Stadtleben | aus FALTER 35/01 vom 29.08.2001

Eisdellen

Sehr geehrte Frau Andrea!

Als ich neulich unter der sommerlichen Hitze leidend Abkühlung im Bade suchte, kam ich auf die Idee, meine Gedanken über den Nordpol schweifen zu lassen, in der Hoffnung auf alsbaldige Erleichterung für meine geplagten Schweißdrüsen. Nun, hier meine Frage, die mich seitdem quält: Wenn es am Nordpol schneit, denn kalt genug ist es ja, was passiert dann eigentlich mit all dem Schnee? Denn wegschmelzen wird er ja wohl kaum. Besteht die Gefahr, dass uns irgendwann mal der Nordpol so zugeschneit wird, dass die Erde nicht mehr rund bleibt, sondern immer mehr zu einem Ball mit zwei Beulen verkommt (die zweite ist natürlich der Südpol)?

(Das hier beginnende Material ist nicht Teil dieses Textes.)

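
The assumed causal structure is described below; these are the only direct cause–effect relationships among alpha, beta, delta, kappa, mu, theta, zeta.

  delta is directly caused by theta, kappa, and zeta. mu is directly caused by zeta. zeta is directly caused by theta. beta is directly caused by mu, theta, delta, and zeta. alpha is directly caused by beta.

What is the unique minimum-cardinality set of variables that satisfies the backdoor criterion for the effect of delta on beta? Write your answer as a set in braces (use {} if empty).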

Mit Kompliment an Ihre Kolumne verbleibe ich

Erich Taubenschuß, Wien

Lieber Erich,

vielen Dank für Ihre coole Frage. Das Problem mit dem schneeverwehten Nordpol bewegt die Redaktion dieser Kolumne schon seit längerem. Ein arktisches Paradoxon will es, dass die Eisdelle, die Sie für den Nordpol befürchten, tatsächlich schon seit längerer Zeit existiert. Nur hat sich diese Delle unglücklicherweise über der Rieseninsel Grönland ausgebildet und diese interessante Weltgegend kilometerdick vereist. Vermutlich lag nämlich der Nordpol einmal über Nordostkanada und Teilen Grönlands. Aus geophysikalischen Gründen, deren Erklärung das Konzept dieser Kolumne leicht sprengen würde, bleibt Schnee über Kontinenten und Inseln leichter und länger liegen als über zugefrorenen Meeren. So kommt es, dass der von Ihnen mit Wehmut bedachte Nordpol zwar stets fein zugeschneit bleibt, sich die befürchtete Delle aber über Grönland wölbt.